HOMEslyce Jazz Jam’s Second Anniversary


by Bob Jacobson
Two years ago in February, clarinetist/bandleader Todd Marcus brought his many years of experience with jam sessions to a new venue, HOMEslyce, at 336 N. Charles Street in downtown Baltimore’s Mt. Vernon neighborhood. Marcus had previously led jam sessions across the street at Copra and at Tyson’s, near Fells Point. I can also remember him playing at jam sessions led by saxophonist Al Maniscalco at Louie’s Bookstore, just two blocks up N. Charles Street, in 2000.

The HOMEslyce jam takes place every Wednesday, from 8 to 11 p.m. The house band consists of Marcus on bass clarinet, plus a rhythm section of piano, bass and drums. The session attracts players across a wide range of ages, experience, and instruments. Many of the regulars praise Marcus’s leadership. “It’s a very inclusive atmosphere. There can be a thousand tons of talent up there and someone with less experience is welcome. Todd treats everyone with decency and respect,” says pianist Greg Small, who received his master’s degree in jazz performance from the University of Maryland at College Park in 2008. Guitarist Jonathan Epley, who plays in the Army’s Jazz Ambassadors, concurs. “There’s no pressure, just a really good time, which fosters the kind of atmosphere where twelve- and thirteen-year-old kids can come out.” (Epley is referring to sibling saxophonists Ebban and Ephraim Dorsey, who jam here almost every week.) Trombonist and Peabody Conservatory graduate Christian Hizon characterizes this jam session as “very familial.” Hizon adds, “Other jams can be a wall of sound, where you’re just a cog in the wheel. Here you can feel confident. It’s a great place to show your stuff.” Electric bass player Alex Meadow, who moved here from New York City one-and-a-half years ago, has a different slant on the HOMEslyce jam. “This jam has been essential for me. Almost every single gig I’ve had has happened because of the people I’ve met here. This is the big one.” HOMEslyce is where he first encountered bassist Jeff Reed, with whom he quickly took some lessons and through whom Meadow met other useful contacts.

As is typical of jam sessions, the house band plays the first set on its own. Marcus happened to be on vacation the night I attended, leaving the session in the capable hands of DC-based tenor saxophone master Paul Carr, with seasoned veterans Jesse Moody on drums, Alex Weber on bass and Savino Palumbo on piano. Carr took them through a high-powered set of jazz standards: “Bittersweet,” “Autumn Leaves,” “I’ll Remember April,” “Whisper Not” and “The Eternal Triangle.” After a well-deserved break, Carr began calling up the musicians who had signed in to jam in twos and threes.
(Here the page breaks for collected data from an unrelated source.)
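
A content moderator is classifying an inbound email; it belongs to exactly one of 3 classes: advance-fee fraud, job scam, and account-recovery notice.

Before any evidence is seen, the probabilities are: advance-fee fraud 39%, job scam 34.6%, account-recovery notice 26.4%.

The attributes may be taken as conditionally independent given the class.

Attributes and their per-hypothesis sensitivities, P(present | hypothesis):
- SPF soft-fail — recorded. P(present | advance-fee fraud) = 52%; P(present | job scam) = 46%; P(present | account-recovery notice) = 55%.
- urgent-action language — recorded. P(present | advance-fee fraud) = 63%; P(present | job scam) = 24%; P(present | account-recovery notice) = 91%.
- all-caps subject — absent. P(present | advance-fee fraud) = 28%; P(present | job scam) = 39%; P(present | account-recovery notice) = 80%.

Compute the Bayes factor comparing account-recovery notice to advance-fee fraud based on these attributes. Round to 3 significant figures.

Take the product of per-attribute likelihoods under each hypothesis (using 1 − P(present | H) for each absent attribute), then divide.
  account-recovery notice: 0.55 × 0.91 × (1 − 0.80) = 0.1001
  advance-fee fraud: 0.52 × 0.63 × (1 − 0.28) = 0.23587
Bayes factor = 0.1001 / 0.23587 ≈ 0.424

0.424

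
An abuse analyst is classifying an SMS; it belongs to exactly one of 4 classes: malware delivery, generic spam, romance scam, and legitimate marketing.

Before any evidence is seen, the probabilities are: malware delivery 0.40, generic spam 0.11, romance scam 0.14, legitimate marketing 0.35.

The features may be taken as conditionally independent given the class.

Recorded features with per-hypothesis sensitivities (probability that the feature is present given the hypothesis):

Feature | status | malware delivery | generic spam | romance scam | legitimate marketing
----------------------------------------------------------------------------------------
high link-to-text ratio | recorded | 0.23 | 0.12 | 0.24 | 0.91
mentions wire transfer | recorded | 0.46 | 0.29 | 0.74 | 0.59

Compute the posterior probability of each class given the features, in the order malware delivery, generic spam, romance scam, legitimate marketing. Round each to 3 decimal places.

0.163, 0.015, 0.096, 0.726

For each hypothesis, the unnormalized posterior weight is prior × product of the feature likelihoods:
  malware delivery: 0.40 × 0.23 × 0.46 = 0.04232
  generic spam: 0.11 × 0.12 × 0.29 = 0.003828
  romance scam: 0.14 × 0.24 × 0.74 = 0.024864
  legitimate marketing: 0.35 × 0.91 × 0.59 = 0.18791
Normalizing constant Z = 0.04232 + 0.003828 + 0.024864 + 0.18791 = 0.25893.
P(malware delivery | evidence) = 0.04232 / 0.25893 ≈ 0.163
P(generic spam | evidence) = 0.003828 / 0.25893 ≈ 0.015
P(romance scam | evidence) = 0.024864 / 0.25893 ≈ 0.096
P(legitimate marketing | evidence) = 0.18791 / 0.25893 ≈ 0.726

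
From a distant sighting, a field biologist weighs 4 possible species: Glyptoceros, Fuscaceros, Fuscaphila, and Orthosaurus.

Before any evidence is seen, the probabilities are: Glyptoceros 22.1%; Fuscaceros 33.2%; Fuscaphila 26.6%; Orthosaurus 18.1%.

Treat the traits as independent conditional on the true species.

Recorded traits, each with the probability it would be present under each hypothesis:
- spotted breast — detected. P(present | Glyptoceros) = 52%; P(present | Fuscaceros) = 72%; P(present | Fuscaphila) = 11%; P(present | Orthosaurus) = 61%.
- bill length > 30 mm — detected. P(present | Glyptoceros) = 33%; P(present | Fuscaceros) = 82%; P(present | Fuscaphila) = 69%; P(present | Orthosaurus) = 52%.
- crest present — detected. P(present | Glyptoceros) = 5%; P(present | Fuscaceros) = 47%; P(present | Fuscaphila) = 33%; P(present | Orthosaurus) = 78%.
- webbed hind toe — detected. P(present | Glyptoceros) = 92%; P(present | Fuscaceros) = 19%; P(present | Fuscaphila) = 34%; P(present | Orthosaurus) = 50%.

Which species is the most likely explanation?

Multiply each prior by the joint likelihood of the trait pattern:
  Glyptoceros: 0.221 × 0.52 × 0.33 × 0.05 × 0.92 = 0.0017445
  Fuscaceros: 0.332 × 0.72 × 0.82 × 0.47 × 0.19 = 0.017504
  Fuscaphila: 0.266 × 0.11 × 0.69 × 0.33 × 0.34 = 0.0022653
  Orthosaurus: 0.181 × 0.61 × 0.52 × 0.78 × 0.50 = 0.022391
Normalizing constant Z = 0.0017445 + 0.017504 + 0.0022653 + 0.022391 = 0.043905.
P(Glyptoceros | evidence) ≈ 0.0017445 / 0.043905 ≈ 0.040
P(Fuscaceros | evidence) ≈ 0.017504 / 0.043905 ≈ 0.399
P(Fuscaphila | evidence) ≈ 0.0022653 / 0.043905 ≈ 0.052
P(Orthosaurus | evidence) ≈ 0.022391 / 0.043905 ≈ 0.510
The largest is 0.510, so Orthosaurus is most probable.

Orthosaurus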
That night’s cast of jammers included two saxophonists, one trombonist, one trumpeter, three guitarists, two bass players, two pianists and one drummer. Band size never exceeded six, except on the last tune of the night, played by ten musicians. In the past I have seen jammers bring written music, but there was none in sight on this particular night.

HOMEslyce’s menu is focused on a wide variety of pizza options, along with a small selection of other dishes. The restaurant also features a full-service bar, with many choices of beer, including local ones.

Congratulations to both HOMEslyce and Todd Marcus on the second anniversary of this jam session. May it continue for many years!